In Illinois, we have two types of depositions, discovery and evidence, with different rules for each. Both types of depositions can be used to impeach, but only evidence depositions, generally speaking, can be used as substantive evidence.
A new case from the 5th District illustrates how discovery depositions can rarely be used for substantive evidence at trial. It's a point worth remembering. In Berry v. American Standard, Inc., the asbestos plaintiff died before either side had taken an evidence deposition (pdf).
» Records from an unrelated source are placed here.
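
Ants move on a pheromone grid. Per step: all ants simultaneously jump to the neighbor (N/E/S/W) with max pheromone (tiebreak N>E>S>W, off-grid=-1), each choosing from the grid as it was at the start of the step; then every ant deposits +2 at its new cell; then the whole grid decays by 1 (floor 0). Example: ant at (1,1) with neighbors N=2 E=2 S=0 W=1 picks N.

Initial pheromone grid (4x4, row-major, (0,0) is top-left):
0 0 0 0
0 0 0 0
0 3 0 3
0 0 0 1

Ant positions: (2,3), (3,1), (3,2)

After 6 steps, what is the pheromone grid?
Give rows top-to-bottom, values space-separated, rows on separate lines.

After step 1: ants at (3,3),(2,1),(3,3)
  0 0 0 0
  0 0 0 0
  0 4 0 2
  0 0 0 4
After step 2: ants at (2,3),(1,1),(2,3)
  0 0 0 0
  0 1 0 0
  0 3 0 5
  0 0 0 3
After step 3: ants at (3,3),(2,1),(3,3)
  0 0 0 0
  0 0 0 0
  0 4 0 4
  0 0 0 6
After step 4: ants at (2,3),(1,1),(2,3)
  0 0 0 0
  0 1 0 0
  0 3 0 7
  0 0 0 5
After step 5: ants at (3,3),(2,1),(3,3)
  0 0 0 0
  0 0 0 0
  0 4 0 6
  0 0 0 8
After step 6: ants at (2,3),(1,1),(2,3)
  0 0 0 0
  0 1 0 0
  0 3 0 9
  0 0 0 7

0 0 0 0
0 1 0 0
0 3 0 9
0 0 0 7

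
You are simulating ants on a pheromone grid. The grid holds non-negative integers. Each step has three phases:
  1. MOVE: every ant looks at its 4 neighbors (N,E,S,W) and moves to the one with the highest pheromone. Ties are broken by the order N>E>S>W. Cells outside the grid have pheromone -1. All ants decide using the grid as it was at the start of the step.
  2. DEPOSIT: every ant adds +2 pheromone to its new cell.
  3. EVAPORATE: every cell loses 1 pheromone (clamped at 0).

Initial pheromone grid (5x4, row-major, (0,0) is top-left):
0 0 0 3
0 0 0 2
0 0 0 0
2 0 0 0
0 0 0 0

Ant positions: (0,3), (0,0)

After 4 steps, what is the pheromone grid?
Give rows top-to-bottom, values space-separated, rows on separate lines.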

After the plaintiff died, the defendants filed a motion to prohibit the use of the plaintiff's discovery deposition at trial "on the ground that Supreme Court Rule 212(a)(5) bars that use where the deponent is a party to the action." The circuit court granted the motion, and also granted a motion for summary judgment on behalf of the defendants.
In barring the use of the deceased plaintiff's discovery deposition at trial, the appellate court noted that none of the exceptions in Rule 212(a) applied (impeachment, admission, as an exception to the hearsay rule, for purposes for which affidavits may be used, or as former testimony if not by a party). The court also noted the purpose of the rule: "knowing in advance that a deposition is for discovery only and hence of limited availability, counsel ordinarily do not urge technical objections, and the taking of the deposition proceeds informally and expeditiously." The court also held that the discovery deposition could not be considered a "dying declaration."
Anyone with an interest in the difference between discovery and evidence depositions in Illinois is urged to read the case.